PostgreSQL and Its Annoying Crosstab

Whenever I needed to do a pivot in postgres, I used this approach that is described in this stackoverflow anwser:

https://stackoverflow.com/questions/20618323/create-a-pivot-...

So for example when you have a table like described (column_name, meta_key, value), you would create a query like this:

  SELECT
    column_name,
    MAX(CASE WHEN meta_key='total_rows' THEN value ELSE NULL END) AS total_rows,
    MAX(CASE WHEN meta_key='not_null_count' THEN value ELSE NULL END) AS not_null_count,
    -- for all other metrics....
  FROM tall_table
  GROUP BY 1

(edit: formatting)

jasonpbecker · 2 years ago

Most of the time I'm using `filter ... where` for cases like these... for example

  select
    column_name,
    MAX(value) FILTER (where meta_key='total_rows') as total_row,
    MAX(value) FILTER (where meta_key='not_null_count') as not_null_count,
    ROUND(SUM (amount_in_cents) FILTER (WHERE EXTRACT(MONTH   FROM TIMESTAMP '2006-01-01 03:04:05) = 1) / 100.0, 2) as 'january_sub_total'
  FROM table
  GROUP BY column_name

kanobi · 2 years ago

Yup, that's even better. I think it didn't work for me because I was using Redshift, which didn't support FILTER at that time.

wswope · 2 years ago

In case it saves anyone a headache: Pivoting with Postgres’ JSON features (json_build_object and json_object_agg, specifically) is usually less difficult than crosstab IME.

I’ve used it for exactly this same sorta metadata logging.

singingfish · 2 years ago

Interesting, thanks! On a similar but unrelated note, I think instead of MERGE INTOs, self-updating CTEs are a better bet for similar reasons.

nicholasjon · 2 years ago

Just ran into the fiddlyness of crosstab this week attempting to extend an existing query that used it. I ended up converting the query to use filters instead, which was a failure on my part to get through that fiddlyness -- but I'm consoling myself by saying it's a little more explicit this way for the next person. :)

mjevans · 2 years ago

https://www.postgresql.org/docs/current/tablefunc.html#TABLE...

Given what this function is doing, a limit on the output seems reasonable. Others have mentioned 1600 columns, which seems like a bit of a strange number, but might correlate internally to a maximum tuple of pointers to the source data.

In a quick skim of various searches I don't see any good alternatives to crosstab (AKA pivot) for such monstrously large use cases. Nearly all the toy examples include months, or possibly days where the aggregate inputs collect summary statistics. At 1600+ columns, it's probably better to re-process the data and convert it from tabular to columnar format in whatever way best fits the particular data.

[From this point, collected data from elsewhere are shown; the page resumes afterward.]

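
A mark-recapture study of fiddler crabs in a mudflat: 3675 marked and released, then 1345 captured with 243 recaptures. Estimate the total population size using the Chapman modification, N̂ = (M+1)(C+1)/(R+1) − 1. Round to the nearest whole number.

N̂ = (3675+1)(1345+1)/(243+1) − 1 = 3676·1346/244 − 1
= 4947896/244 − 1 ≈ 20278.3 − 1 ≈ 20277.3 → 20277

N ≈ 20,277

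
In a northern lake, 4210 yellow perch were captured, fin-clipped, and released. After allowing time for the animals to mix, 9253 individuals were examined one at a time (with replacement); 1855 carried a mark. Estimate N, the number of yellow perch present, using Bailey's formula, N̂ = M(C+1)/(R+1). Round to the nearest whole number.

N̂ = 4210·(9253+1)/(1855+1) = 4210·9254/1856 = 38959340/1856 ≈ 20991.0 → 20991

N ≈ 20,991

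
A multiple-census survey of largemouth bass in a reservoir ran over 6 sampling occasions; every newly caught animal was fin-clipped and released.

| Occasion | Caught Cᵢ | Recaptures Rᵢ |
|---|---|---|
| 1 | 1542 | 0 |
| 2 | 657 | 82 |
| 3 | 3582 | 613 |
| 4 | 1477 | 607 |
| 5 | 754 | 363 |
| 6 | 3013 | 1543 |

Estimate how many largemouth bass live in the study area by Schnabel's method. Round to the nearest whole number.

N ≈ 12,382

Marked at large before each occasion: Mᵢ = Σⱼ<ᵢ (Cⱼ − Rⱼ) → M1=0, M2=1542, M3=2117, M4=5086, M5=5956, M6=6347
Σ MᵢCᵢ = 0·1542 + 1542·657 + 2117·3582 + 5086·1477 + 5956·754 + 6347·3013 = 0 + 1013094 + 7583094 + 7512022 + 4490824 + 19123511 = 39722545
Σ Rᵢ = 0 + 82 + 613 + 607 + 363 + 1543 = 3208
N̂ = 39722545 / 3208 ≈ 12382.3 → 12382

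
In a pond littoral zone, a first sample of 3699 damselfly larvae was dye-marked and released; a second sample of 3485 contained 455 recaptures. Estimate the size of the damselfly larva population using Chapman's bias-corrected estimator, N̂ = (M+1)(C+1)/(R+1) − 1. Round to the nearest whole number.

N ≈ 28,285

N̂ = (3699+1)(3485+1)/(455+1) − 1 = 3700·3486/456 − 1
= 12898200/456 − 1 ≈ 28285.5 − 1 ≈ 28284.5 → 28285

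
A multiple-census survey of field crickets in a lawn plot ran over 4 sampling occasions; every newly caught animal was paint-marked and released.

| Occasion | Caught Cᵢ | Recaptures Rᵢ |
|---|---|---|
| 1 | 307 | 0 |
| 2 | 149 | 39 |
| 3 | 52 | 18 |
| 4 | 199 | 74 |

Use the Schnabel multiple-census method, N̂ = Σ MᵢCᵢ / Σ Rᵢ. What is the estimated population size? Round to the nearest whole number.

N ≈ 1200

Marked at large before each occasion: Mᵢ = Σⱼ<ᵢ (Cⱼ − Rⱼ) → M1=0, M2=307, M3=417, M4=451
Σ MᵢCᵢ = 0·307 + 307·149 + 417·52 + 451·199 = 0 + 45743 + 21684 + 89749 = 157176
Σ Rᵢ = 0 + 39 + 18 + 74 = 131
N̂ = 157176 / 131 ≈ 1199.8 → 1200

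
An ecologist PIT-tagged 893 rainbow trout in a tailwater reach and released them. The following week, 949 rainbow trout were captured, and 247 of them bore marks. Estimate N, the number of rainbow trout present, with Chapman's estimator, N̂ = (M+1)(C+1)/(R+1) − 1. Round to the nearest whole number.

N̂ = (893+1)(949+1)/(247+1) − 1 = 894·950/248 − 1
= 849300/248 − 1 ≈ 3424.6 − 1 ≈ 3423.6 → 3424

N ≈ 3424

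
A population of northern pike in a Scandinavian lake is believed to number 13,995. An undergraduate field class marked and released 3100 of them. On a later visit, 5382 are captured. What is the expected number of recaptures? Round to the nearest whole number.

The marked fraction of the population is 3100/13995, so in a sample of 5382 expect C·(M/N) marked.
E[R] = 3100 × 5382 / 13995 = 16684200 / 13995 ≈ 1192.2 → 1192

expected recaptures ≈ 1192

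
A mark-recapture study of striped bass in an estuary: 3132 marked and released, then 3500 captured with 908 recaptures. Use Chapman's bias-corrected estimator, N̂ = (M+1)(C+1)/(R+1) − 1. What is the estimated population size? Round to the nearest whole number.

N̂ = (3132+1)(3500+1)/(908+1) − 1 = 3133·3501/909 − 1
= 10968633/909 − 1 ≈ 12066.7 − 1 ≈ 12065.7 → 12066

N ≈ 12,066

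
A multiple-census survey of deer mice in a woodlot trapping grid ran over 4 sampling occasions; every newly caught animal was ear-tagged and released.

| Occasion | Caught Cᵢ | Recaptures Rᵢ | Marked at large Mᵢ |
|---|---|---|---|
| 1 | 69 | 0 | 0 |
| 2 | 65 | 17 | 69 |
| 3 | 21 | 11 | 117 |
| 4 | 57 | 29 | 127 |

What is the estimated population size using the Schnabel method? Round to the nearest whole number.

Σ MᵢCᵢ = 0·69 + 69·65 + 117·21 + 127·57 = 0 + 4485 + 2457 + 7239 = 14181
Σ Rᵢ = 0 + 17 + 11 + 29 = 57
N̂ = 14181 / 57 ≈ 248.8 → 249

N ≈ 249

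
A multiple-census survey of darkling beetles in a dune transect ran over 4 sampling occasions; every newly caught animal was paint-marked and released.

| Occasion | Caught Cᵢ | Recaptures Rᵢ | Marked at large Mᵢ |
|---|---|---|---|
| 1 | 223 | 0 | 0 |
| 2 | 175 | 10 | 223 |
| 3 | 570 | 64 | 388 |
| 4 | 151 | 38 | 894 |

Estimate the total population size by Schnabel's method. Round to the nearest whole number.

Σ MᵢCᵢ = 0·223 + 223·175 + 388·570 + 894·151 = 0 + 39025 + 221160 + 134994 = 395179
Σ Rᵢ = 0 + 10 + 64 + 38 = 112
N̂ = 395179 / 112 ≈ 3528.4 → 3528

N ≈ 3528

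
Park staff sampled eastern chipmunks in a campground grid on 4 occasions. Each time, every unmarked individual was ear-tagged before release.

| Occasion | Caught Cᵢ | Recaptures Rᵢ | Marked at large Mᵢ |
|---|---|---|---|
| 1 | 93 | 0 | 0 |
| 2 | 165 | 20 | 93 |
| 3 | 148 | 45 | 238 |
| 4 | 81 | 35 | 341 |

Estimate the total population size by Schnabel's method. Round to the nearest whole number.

N ≈ 782

Σ MᵢCᵢ = 0·93 + 93·165 + 238·148 + 341·81 = 0 + 15345 + 35224 + 27621 = 78190
Σ Rᵢ = 0 + 20 + 45 + 35 = 100
N̂ = 78190 / 100 ≈ 781.9 → 782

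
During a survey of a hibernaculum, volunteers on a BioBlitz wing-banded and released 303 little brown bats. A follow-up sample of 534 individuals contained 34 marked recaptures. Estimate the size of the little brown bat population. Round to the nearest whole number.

N ≈ 4759

If marked individuals mix randomly, R/C ≈ M/N, giving N ≈ M·C/R.
N = (303 × 534) / 34 = 161802 / 34 ≈ 4758.9 → 4759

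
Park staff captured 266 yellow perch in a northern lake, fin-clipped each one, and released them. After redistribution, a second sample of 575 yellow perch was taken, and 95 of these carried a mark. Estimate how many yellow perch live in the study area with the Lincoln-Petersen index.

The marked fraction in the recapture sample should equal the marked fraction in the population: 95/575 = 266/N.
N = (266 × 575) / 95 = 152950 / 95 = 1610

N = 1610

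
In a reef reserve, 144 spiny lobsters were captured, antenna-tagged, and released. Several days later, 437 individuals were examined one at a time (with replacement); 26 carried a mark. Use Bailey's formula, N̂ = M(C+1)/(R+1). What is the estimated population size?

N̂ = 144·(437+1)/(26+1) = 144·438/27 = 63072/27 = 2336

N = 2336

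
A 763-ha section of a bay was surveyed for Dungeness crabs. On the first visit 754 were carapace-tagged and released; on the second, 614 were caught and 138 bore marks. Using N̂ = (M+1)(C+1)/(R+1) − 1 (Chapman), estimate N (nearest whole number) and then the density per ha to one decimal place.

density ≈ 4.4 Dungeness crabs per ha

N̂ = 755·615/139 − 1 = 464325/139 − 1 ≈ 3339.47 → 3339
Density = N̂ / area = 3339 / 763 ≈ 4.38 → 4.4 per ha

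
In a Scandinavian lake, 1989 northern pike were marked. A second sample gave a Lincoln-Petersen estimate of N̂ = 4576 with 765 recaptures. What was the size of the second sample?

C = 1760

From N = M·C/R: C = N·R / M = 4576·765 / 1989 = 3500640 / 1989 = 1760.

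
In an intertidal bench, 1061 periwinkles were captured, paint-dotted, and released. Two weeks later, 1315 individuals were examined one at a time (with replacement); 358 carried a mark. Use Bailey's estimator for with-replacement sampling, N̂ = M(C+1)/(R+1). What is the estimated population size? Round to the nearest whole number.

N ≈ 3889

N̂ = 1061·(1315+1)/(358+1) = 1061·1316/359 = 1396276/359 ≈ 3889.3 → 3889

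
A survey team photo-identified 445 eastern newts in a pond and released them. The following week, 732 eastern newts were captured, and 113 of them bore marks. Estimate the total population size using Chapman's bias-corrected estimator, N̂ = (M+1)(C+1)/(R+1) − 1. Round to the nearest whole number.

N ≈ 2867

N̂ = (445+1)(732+1)/(113+1) − 1 = 446·733/114 − 1
= 326918/114 − 1 ≈ 2867.7 − 1 ≈ 2866.7 → 2867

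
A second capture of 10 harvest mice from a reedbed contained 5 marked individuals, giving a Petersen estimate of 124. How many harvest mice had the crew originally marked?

From N = M·C/R: M = N·R / C = 124·5 / 10 = 620 / 10 = 62.

M = 62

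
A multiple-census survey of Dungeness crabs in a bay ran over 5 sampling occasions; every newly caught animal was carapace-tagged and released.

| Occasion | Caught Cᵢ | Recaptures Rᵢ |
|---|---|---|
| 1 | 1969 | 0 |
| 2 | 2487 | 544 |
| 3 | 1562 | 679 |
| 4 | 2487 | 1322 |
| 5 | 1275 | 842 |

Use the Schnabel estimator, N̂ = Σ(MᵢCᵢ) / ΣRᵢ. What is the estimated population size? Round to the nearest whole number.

Marked at large before each occasion: Mᵢ = Σⱼ<ᵢ (Cⱼ − Rⱼ) → M1=0, M2=1969, M3=3912, M4=4795, M5=5960
Σ MᵢCᵢ = 0·1969 + 1969·2487 + 3912·1562 + 4795·2487 + 5960·1275 = 0 + 4896903 + 6110544 + 11925165 + 7599000 = 30531612
Σ Rᵢ = 0 + 544 + 679 + 1322 + 842 = 3387
N̂ = 30531612 / 3387 ≈ 9014.4 → 9014

N ≈ 9014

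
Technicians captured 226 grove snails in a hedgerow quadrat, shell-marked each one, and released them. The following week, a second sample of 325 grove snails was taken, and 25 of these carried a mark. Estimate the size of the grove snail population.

N = 2938

N = (226 × 325) / 25 = 73450 / 25 = 2938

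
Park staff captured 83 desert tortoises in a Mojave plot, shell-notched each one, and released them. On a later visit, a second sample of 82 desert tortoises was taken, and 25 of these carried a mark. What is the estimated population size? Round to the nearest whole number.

N = (83 × 82) / 25 = 6806 / 25 ≈ 272.2 → 272

N ≈ 272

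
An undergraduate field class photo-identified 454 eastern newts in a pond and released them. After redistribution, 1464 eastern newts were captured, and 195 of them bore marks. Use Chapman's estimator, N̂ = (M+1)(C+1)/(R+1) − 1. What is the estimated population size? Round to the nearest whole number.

N ≈ 3400

N̂ = (454+1)(1464+1)/(195+1) − 1 = 455·1465/196 − 1
= 666575/196 − 1 ≈ 3400.9 − 1 ≈ 3399.9 → 3400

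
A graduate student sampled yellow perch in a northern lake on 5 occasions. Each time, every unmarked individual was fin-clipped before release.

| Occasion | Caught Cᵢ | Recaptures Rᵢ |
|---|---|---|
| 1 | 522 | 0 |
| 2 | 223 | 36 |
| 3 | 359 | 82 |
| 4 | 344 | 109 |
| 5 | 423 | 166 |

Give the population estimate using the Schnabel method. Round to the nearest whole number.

Marked at large before each occasion: Mᵢ = Σⱼ<ᵢ (Cⱼ − Rⱼ) → M1=0, M2=522, M3=709, M4=986, M5=1221
Σ MᵢCᵢ = 0·522 + 522·223 + 709·359 + 986·344 + 1221·423 = 0 + 116406 + 254531 + 339184 + 516483 = 1226604
Σ Rᵢ = 0 + 36 + 82 + 109 + 166 = 393
N̂ = 1226604 / 393 ≈ 3121.1 → 3121

N ≈ 3121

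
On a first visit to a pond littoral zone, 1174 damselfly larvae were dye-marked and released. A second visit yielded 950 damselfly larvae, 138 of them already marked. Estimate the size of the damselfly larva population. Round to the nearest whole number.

If marked individuals mix randomly, R/C ≈ M/N, giving N ≈ M·C/R.
N = (1174 × 950) / 138 = 1115300 / 138 ≈ 8081.9 → 8082

N ≈ 8082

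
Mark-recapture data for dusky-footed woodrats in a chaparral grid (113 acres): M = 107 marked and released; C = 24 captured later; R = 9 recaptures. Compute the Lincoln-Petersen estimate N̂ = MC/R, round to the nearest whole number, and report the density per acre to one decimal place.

N̂ = 107·24/9 = 2568/9 ≈ 285.3 → 285
Density = N̂ / area = 285 / 113 ≈ 2.52 → 2.5 per acre

density ≈ 2.5 dusky-footed woodrats per acre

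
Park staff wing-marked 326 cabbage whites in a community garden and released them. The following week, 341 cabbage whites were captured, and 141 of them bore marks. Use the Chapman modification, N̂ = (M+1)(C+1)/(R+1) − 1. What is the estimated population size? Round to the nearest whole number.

N̂ = (326+1)(341+1)/(141+1) − 1 = 327·342/142 − 1
= 111834/142 − 1 ≈ 787.6 − 1 ≈ 786.6 → 787

N ≈ 787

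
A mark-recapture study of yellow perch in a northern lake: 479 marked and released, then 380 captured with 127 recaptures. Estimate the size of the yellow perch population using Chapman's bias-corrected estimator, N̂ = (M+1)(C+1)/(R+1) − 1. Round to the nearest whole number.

N ≈ 1428

N̂ = (479+1)(380+1)/(127+1) − 1 = 480·381/128 − 1
= 182880/128 − 1 ≈ 1428.8 − 1 ≈ 1427.8 → 1428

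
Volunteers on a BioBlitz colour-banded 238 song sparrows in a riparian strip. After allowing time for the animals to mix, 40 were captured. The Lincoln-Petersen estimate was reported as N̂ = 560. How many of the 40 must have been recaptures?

From N = M·C/R: R = M·C / N = 238·40 / 560 = 9520 / 560 = 17.

R = 17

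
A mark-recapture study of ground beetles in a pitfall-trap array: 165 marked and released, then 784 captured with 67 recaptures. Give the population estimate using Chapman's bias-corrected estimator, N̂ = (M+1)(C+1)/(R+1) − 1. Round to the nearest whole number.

N̂ = (165+1)(784+1)/(67+1) − 1 = 166·785/68 − 1
= 130310/68 − 1 ≈ 1916.3 − 1 ≈ 1915.3 → 1915

N ≈ 1915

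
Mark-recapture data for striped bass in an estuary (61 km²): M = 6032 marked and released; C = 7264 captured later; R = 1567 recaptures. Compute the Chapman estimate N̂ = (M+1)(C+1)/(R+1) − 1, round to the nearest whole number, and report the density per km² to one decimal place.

density ≈ 458.2 striped bass per km²

N̂ = 6033·7265/1568 − 1 = 43829745/1568 − 1 ≈ 27951.6 → 27952
Density = N̂ / area = 27952 / 61 ≈ 458.23 → 458.2 per km²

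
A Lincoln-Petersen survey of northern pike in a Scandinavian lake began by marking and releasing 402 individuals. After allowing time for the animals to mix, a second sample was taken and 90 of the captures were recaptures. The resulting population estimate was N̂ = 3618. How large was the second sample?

From N = M·C/R: C = N·R / M = 3618·90 / 402 = 325620 / 402 = 810.

C = 810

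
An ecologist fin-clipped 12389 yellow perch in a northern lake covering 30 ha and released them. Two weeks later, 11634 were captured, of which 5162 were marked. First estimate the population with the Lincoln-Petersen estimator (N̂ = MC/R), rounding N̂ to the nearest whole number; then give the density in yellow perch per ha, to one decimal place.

density ≈ 930.7 yellow perch per ha

N̂ = 12389·11634/5162 = 144133626/5162 ≈ 27922.1 → 27922
Density = N̂ / area = 27922 / 30 ≈ 930.73 → 930.7 per ha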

TheRealDunkirk · 2 years ago

AND the function is hard-limited to 1600 columns. Don't ask me how I know; you already know.

ttfkam · 2 years ago

Someday Postgres will get support for PIVOT/UNPIVOT, but today is sadly not that day.

https://learn.microsoft.com/en-us/sql/t-sql/queries/from-usi...

https://blogs.oracle.com/sql/post/how-to-convert-rows-to-col...

makmanalp · 2 years ago

In a similar vein, here is my very similar rant and a teeny tiny sqlalchemy plugin that deals with the grossness a bit if you're using python. Not entirely sure if it still works, was floored to realize I'd written this a decade ago! But the sqlalchemy API tends to be quite stable.

https://github.com/makmanalp/sqlalchemy-crosstab-postgresql

tommasoamici · 2 years ago

Thanks for your work on that!

I recently implemented a pivot table widget at work and it was mostly based on your code.

It was a while ago, but I remember it worked with very few changes.

Oh wow, it's a tiny world! Glad to hear it worked out and you're more than welcome! :-)

bionhoward · 2 years ago

Maybe you could use column_name, dtype, min, max columns and sidestep the nulls, but you’d have to convert “min” and “max” to text so they’re all the same type?

Could also split the table by dtype outside of sql to ditch null values without needing to convert non-null ranges to text, but then you split your data into multiple tables, maybe that’s inconvenient to break table schemas into chunks?